Healthcare gap persists for minority women

Minority and low-income women in Los Angeles County are more likely to have limited access to healthcare and to struggle with chronic diseases, according to a new report by the county Department of Public Health.

The report, “Health Indicators for Women in Los Angeles County,” was released last week by the Office of Women’s Health and the Office of Health Assessment & Epidemiology.

Among the findings:

* African American women were far more likely to suffer from sexually transmitted diseases, including AIDS, and to die from chronic illnesses. For example, although white women had a higher incidence of breast cancer, African American women were more likely to die from the disease.

* Latinas reported the poorest health status of women in all ethnic groups, with disproportionately higher death rates from diabetes. Their obesity rate increased from 27% in 2005 to 31% in 2007 and they reported less access to healthcare, with more than a third lacking health insurance and about 41% reporting difficulty accessing care.

* Asian women reported lower rates of preventive healthcare; they were the least likely of any ethnic group to have had a Pap test in the last three years or a mammogram in the last two years.

* Of uninsured women, 54% had a mammogram in the last two years compared with 68% of women with Medi-Cal and 79% of women with private insurance.

* Obesity rates among women went up countywide since 2005, with the largest increases in the South area that includes South Los Angeles, where the rate went from 33% to 41%, and in the San Gabriel area, where the rate rose from 17% to 22%.

“One of the most important or startling findings is the fact that African American women continue to have the greatest health disparities and have far higher mortality rates than other women,” said Dr. Rita Singhal, who helped write the report. African American women may be suffering higher mortality rates because of unhealthy behaviors, the report says.
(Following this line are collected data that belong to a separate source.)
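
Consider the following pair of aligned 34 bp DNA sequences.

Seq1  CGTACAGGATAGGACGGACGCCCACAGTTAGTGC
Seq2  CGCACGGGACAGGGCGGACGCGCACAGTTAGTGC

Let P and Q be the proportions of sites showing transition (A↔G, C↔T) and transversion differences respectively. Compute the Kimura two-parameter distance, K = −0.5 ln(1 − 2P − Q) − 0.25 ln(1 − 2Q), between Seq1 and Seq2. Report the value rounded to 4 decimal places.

0.1689

The sequences differ at positions 3 (T/C, transition), 6 (A/G, transition), 10 (T/C, transition), 14 (A/G, transition), 22 (C/G, transversion).
Of the 5 differences, 4 transitions and 1 transversion over 34 sites: P = 4/34 = 0.117647, Q = 1/34 = 0.029412.
d = −0.5·ln(0.735294) − 0.25·ln(0.941176) = −0.5·(-0.307485) − 0.25·(-0.060625) = 0.1689.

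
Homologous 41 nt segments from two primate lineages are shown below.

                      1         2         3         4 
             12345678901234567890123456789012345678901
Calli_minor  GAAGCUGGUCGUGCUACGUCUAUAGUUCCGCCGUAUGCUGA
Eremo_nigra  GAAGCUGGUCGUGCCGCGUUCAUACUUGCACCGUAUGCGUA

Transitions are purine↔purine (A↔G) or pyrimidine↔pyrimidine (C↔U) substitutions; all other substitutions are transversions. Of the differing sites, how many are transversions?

The sequences differ at positions 15 (U/C, transition), 16 (A/G, transition), 20 (C/U, transition), 21 (U/C, transition), 25 (G/C, transversion), 28 (C/G, transversion), 30 (G/A, transition), 39 (U/G, transversion), 40 (G/U, transversion).
Of the 9 differences, 5 transitions and 4 transversions, so the answer is 4.

4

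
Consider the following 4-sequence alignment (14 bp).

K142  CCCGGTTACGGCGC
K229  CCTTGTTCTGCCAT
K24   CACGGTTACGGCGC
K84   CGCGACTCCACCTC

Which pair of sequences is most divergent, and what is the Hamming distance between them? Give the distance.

9

Pairwise Hamming distances:
  K142 vs K229: 7
  K142 vs K24: 1
  K142 vs K84: 7
  K229 vs K24: 8
  K229 vs K84: 9
  K24 vs K84: 7
The largest is 9, between K229 and K84.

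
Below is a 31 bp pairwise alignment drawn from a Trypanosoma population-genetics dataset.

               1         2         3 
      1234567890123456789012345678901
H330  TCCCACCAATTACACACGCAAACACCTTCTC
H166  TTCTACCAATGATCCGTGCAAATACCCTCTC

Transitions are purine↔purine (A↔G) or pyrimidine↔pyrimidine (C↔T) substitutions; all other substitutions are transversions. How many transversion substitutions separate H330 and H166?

2

Differing sites — 2:C/T (Ti); 4:C/T (Ti); 11:T/G (Tv); 13:C/T (Ti); 14:A/C (Tv); 16:A/G (Ti); 17:C/T (Ti); 23:C/T (Ti); 27:T/C (Ti).
Of the 9 differences, 7 transitions and 2 transversions, so the answer is 2.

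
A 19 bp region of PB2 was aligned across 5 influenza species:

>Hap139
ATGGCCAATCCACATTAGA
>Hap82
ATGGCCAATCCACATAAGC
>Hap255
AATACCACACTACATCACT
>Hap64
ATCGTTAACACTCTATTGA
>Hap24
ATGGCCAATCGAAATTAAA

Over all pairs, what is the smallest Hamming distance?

Pairwise Hamming distances:
  Hap139 vs Hap82: 2
  Hap139 vs Hap255: 9
  Hap139 vs Hap64: 9
  Hap139 vs Hap24: 3
  Hap82 vs Hap255: 9
  Hap82 vs Hap64: 11
  Hap82 vs Hap24: 5
  Hap255 vs Hap64: 16
  Hap255 vs Hap24: 10
  Hap64 vs Hap24: 12
The smallest is 2, between Hap139 and Hap82.

2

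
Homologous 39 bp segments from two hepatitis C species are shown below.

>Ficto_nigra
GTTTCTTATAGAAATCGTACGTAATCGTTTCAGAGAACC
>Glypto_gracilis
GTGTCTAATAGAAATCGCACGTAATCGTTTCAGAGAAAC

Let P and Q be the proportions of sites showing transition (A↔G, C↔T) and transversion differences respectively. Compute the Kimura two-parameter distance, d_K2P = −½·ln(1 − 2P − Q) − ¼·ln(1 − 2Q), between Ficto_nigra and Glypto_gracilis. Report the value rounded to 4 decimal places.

0.1104

Differing sites — 3:T/G (Tv); 7:T/A (Tv); 18:T/C (Ti); 38:C/A (Tv).
Of the 4 differences, 1 transition and 3 transversions over 39 sites: P = 1/39 = 0.025641, Q = 3/39 = 0.076923.
d = −0.5·ln(0.871795) − 0.25·ln(0.846154) = −0.5·(-0.137201) − 0.25·(-0.167054) = 0.1104.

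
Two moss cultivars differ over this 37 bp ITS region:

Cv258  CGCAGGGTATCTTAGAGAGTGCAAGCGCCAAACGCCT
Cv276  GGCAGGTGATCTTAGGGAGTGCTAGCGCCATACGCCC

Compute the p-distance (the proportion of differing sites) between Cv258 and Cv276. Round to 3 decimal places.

Differing sites — 1:C/G; 7:G/T; 8:T/G; 16:A/G; 23:A/T; 31:A/T; 37:T/C.
There are 7 differences over 37 sites, so p = 7/37 = 0.189.

0.189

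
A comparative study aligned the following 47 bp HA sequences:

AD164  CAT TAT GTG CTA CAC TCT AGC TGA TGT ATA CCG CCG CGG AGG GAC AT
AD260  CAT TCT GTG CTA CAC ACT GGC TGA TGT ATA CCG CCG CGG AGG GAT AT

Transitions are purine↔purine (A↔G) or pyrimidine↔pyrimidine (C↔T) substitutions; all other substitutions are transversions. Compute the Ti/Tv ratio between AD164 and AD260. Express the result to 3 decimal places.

Differing sites — 5:A/C (Tv); 16:T/A (Tv); 19:A/G (Ti); 45:C/T (Ti).
Of the 4 differences, 2 transitions and 2 transversions, so Ti/Tv = 2/2 = 1.000.

1.000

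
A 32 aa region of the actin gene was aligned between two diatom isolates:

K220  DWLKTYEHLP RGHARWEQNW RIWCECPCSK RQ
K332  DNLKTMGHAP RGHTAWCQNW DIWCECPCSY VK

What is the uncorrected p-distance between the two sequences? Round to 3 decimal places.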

Their smoking rates were two times higher (20%) than the county average for women. About 34% reported that they were obese -- more than twice the percentage reported by white women -- and about 46% reported being minimally active or inactive.
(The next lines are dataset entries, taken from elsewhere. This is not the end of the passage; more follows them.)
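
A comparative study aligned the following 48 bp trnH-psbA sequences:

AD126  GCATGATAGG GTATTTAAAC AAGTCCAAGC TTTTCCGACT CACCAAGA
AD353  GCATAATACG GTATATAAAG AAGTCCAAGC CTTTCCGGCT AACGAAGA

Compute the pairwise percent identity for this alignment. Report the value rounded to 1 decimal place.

Differing sites — 5:G/A; 9:G/C; 15:T/A; 20:C/G; 31:T/C; 38:A/G; 41:C/A; 44:C/G.
40 of the 48 sites match, so the percent identity is 40/48 × 100 = 83.3%.

83.3%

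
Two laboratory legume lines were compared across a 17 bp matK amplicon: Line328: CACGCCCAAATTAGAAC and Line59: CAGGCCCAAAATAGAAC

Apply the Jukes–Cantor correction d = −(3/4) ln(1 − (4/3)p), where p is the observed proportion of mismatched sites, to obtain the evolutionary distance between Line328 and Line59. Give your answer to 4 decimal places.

0.1280

The sequences differ at positions 3 (C/G), 11 (T/A).
p = 2/17 = 0.117647.
d = −0.75 · ln(1 − (4/3)·0.117647) = −0.75 · ln(0.843137) = −0.75 · (-0.170626) = 0.1280.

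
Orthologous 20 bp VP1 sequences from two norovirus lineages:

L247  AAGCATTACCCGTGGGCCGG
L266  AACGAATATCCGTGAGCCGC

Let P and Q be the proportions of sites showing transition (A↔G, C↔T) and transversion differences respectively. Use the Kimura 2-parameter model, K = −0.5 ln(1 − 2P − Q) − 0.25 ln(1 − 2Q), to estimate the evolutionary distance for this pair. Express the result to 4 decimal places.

0.3831

Differing sites — 3:G/C (Tv); 4:C/G (Tv); 6:T/A (Tv); 9:C/T (Ti); 15:G/A (Ti); 20:G/C (Tv).
Of the 6 differences, 2 transitions and 4 transversions over 20 sites: P = 2/20 = 0.100000, Q = 4/20 = 0.200000.
d = −0.5·ln(0.600000) − 0.25·ln(0.600000) = −0.5·(-0.510826) − 0.25·(-0.510826) = 0.3831.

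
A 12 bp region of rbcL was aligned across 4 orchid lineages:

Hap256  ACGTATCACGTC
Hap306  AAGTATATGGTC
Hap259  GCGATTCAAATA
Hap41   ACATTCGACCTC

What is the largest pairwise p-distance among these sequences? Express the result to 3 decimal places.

Pairwise Hamming distances:
  Hap256 vs Hap306: 4
  Hap256 vs Hap259: 6
  Hap256 vs Hap41: 5
  Hap306 vs Hap259: 9
  Hap306 vs Hap41: 8
  Hap259 vs Hap41: 8
The largest is 9 mismatches, between Hap306 and Hap259; p = 9/12 = 0.750.

0.750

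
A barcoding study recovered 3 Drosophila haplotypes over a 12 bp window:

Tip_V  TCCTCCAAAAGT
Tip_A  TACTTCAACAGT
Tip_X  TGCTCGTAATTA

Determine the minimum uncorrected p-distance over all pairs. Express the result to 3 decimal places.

Pairwise Hamming distances:
  Tip_V vs Tip_A: 3
  Tip_V vs Tip_X: 6
  Tip_A vs Tip_X: 8
The smallest is 3 mismatches, between Tip_V and Tip_A; p = 3/12 = 0.250.

0.250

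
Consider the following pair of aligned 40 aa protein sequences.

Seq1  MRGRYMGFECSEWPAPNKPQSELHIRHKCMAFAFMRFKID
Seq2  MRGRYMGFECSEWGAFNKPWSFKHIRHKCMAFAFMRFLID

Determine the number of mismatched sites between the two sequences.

6

Differing sites — 14:P/G; 16:P/F; 20:Q/W; 22:E/F; 23:L/K; 38:K/L.
That gives 6 mismatches out of 40 aligned sites, so the Hamming distance is 6.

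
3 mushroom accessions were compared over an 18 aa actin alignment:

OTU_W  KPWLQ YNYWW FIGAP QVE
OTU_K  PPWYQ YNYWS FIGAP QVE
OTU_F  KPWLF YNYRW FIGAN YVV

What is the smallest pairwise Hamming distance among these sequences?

3

Pairwise Hamming distances:
  OTU_W vs OTU_K: 3
  OTU_W vs OTU_F: 5
  OTU_K vs OTU_F: 8
The smallest is 3, between OTU_W and OTU_K.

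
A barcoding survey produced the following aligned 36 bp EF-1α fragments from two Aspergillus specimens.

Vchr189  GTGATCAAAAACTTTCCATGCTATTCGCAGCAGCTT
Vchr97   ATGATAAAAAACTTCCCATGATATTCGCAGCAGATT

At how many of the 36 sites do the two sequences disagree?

5

The sequences differ at positions 1 (G/A), 6 (C/A), 15 (T/C), 21 (C/A), 34 (C/A).
That gives 5 mismatches out of 36 aligned sites, so the Hamming distance is 5.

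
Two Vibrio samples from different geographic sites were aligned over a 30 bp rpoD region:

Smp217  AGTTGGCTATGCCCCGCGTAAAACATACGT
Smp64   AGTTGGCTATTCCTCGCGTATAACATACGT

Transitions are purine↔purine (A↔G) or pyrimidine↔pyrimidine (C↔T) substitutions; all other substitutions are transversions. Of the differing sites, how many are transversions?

Mismatches occur at site 11 (G/T, transversion), site 14 (C/T, transition), site 21 (A/T, transversion).
Of the 3 differences, 1 transition and 2 transversions, so the answer is 2.

2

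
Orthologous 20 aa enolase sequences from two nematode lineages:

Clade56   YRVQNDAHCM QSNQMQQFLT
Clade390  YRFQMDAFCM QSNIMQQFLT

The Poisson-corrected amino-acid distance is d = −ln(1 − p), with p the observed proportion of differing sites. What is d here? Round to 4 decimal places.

The sequences differ at positions 3 (V/F), 5 (N/M), 8 (H/F), 14 (Q/I).
p = 4/20 = 0.200000.
d = −ln(1 − 0.200000) = −ln(0.800000) = 0.2231.

0.2231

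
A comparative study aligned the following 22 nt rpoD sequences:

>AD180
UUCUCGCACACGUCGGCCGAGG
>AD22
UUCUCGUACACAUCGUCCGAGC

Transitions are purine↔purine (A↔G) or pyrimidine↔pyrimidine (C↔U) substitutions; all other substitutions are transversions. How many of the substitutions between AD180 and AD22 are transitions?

The sequences differ at positions 7 (C/U, transition), 12 (G/A, transition), 16 (G/U, transversion), 22 (G/C, transversion).
Of the 4 differences, 2 transitions and 2 transversions, so the answer is 2.

2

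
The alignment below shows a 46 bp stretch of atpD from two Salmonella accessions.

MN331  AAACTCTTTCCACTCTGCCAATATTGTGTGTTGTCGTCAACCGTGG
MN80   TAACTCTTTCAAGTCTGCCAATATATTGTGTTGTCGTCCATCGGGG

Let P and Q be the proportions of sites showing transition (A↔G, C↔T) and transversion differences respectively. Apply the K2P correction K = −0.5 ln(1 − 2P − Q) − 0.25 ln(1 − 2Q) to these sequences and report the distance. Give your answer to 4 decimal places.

The sequences differ at positions 1 (A/T, transversion), 11 (C/A, transversion), 13 (C/G, transversion), 25 (T/A, transversion), 26 (G/T, transversion), 39 (A/C, transversion), 41 (C/T, transition), 44 (T/G, transversion).
Of the 8 differences, 1 transition and 7 transversions over 46 sites: P = 1/46 = 0.021739, Q = 7/46 = 0.152174.
d = −0.5·ln(0.804348) − 0.25·ln(0.695652) = −0.5·(-0.217723) − 0.25·(-0.362906) = 0.1996.

0.1996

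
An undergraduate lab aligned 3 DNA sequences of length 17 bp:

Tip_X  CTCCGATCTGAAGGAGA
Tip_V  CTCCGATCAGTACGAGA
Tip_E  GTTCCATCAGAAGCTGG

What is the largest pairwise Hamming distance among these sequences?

Pairwise Hamming distances:
  Tip_X vs Tip_V: 3
  Tip_X vs Tip_E: 7
  Tip_V vs Tip_E: 8
The largest is 8, between Tip_V and Tip_E.

8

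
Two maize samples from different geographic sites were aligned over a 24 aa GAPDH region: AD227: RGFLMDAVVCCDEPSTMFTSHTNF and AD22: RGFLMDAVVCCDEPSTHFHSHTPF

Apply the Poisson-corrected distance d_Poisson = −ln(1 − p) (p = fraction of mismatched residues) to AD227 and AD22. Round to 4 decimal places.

Differing sites — 17:M/H; 19:T/H; 23:N/P.
p = 3/24 = 0.125000.
d = −ln(1 − 0.125000) = −ln(0.875000) = 0.1335.

0.1335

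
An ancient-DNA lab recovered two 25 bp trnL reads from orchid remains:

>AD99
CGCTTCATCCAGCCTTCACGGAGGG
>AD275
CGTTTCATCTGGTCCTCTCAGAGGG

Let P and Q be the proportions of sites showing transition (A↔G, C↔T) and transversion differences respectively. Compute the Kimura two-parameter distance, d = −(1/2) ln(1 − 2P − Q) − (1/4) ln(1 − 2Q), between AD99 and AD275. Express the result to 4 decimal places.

The sequences differ at positions 3 (C/T, transition), 10 (C/T, transition), 11 (A/G, transition), 13 (C/T, transition), 15 (T/C, transition), 18 (A/T, transversion), 20 (G/A, transition).
Of the 7 differences, 6 transitions and 1 transversion over 25 sites: P = 6/25 = 0.240000, Q = 1/25 = 0.040000.
d = −0.5·ln(0.480000) − 0.25·ln(0.920000) = −0.5·(-0.733969) − 0.25·(-0.083382) = 0.3878.

0.3878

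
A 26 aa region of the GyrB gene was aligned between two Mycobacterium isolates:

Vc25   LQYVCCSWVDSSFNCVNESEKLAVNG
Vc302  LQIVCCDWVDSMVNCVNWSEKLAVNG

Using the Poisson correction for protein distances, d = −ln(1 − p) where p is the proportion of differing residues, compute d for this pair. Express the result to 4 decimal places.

Differing sites — 3:Y/I; 7:S/D; 12:S/M; 13:F/V; 18:E/W.
p = 5/26 = 0.192308.
d = −ln(1 − 0.192308) = −ln(0.807692) = 0.2136.

0.2136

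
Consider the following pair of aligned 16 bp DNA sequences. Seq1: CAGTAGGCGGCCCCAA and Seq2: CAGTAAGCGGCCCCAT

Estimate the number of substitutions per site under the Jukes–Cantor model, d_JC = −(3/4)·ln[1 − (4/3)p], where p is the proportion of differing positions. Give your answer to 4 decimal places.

0.1367

Mismatches occur at site 6 (G↔A), site 16 (A↔T).
p = 2/16 = 0.125000.
d = −0.75 · ln(1 − (4/3)·0.125000) = −0.75 · ln(0.833333) = −0.75 · (-0.182322) = 0.1367.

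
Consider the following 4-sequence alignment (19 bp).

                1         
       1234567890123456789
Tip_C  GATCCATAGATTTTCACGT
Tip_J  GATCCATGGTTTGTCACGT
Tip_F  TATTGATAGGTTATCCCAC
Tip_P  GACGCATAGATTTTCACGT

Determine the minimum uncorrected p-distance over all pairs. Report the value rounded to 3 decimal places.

Pairwise Hamming distances:
  Tip_C vs Tip_J: 3
  Tip_C vs Tip_F: 8
  Tip_C vs Tip_P: 2
  Tip_J vs Tip_F: 9
  Tip_J vs Tip_P: 5
  Tip_F vs Tip_P: 9
The smallest is 2 mismatches, between Tip_C and Tip_P; p = 2/19 = 0.105.

0.105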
They were nearly twice as likely as white or Latina women to have had sex without a condom during the last year.

“Those are certainly factors, but it doesn’t explain it completely,” Singhal said of the higher mortality rate.

Singhal said researchers suspect African American women and Latinas may suffer racial inequality, discrimination and stress in trying to maintain healthful diets and access quality healthcare.

“We need to work collectively to improve women’s health and reduce disparities not just for African Americans but for all women,” said Dr. Jonathan E. Fielding, the county’s public health director.

Lark Galloway-Gilliam, executive director of Community Health Councils, a nonprofit health advocacy group based in South L.A., noted that in recent weeks, the governor restricted access to a free breast cancer screening program at sites, including Harbor-UCLA Medical Center, that serve many low-income minority women.

“We have to look at the role of public policy in dictating the access to care and the ability for people to stay healthy,” Galloway-Gilliam said.

The report was based on data from the Los Angeles County Cancer Surveillance Program, the UCLA Center for Health Policy Research, the California Quality of Life Survey and the 2007 Los Angeles County Health Survey of 7,200 adults, about half of them women.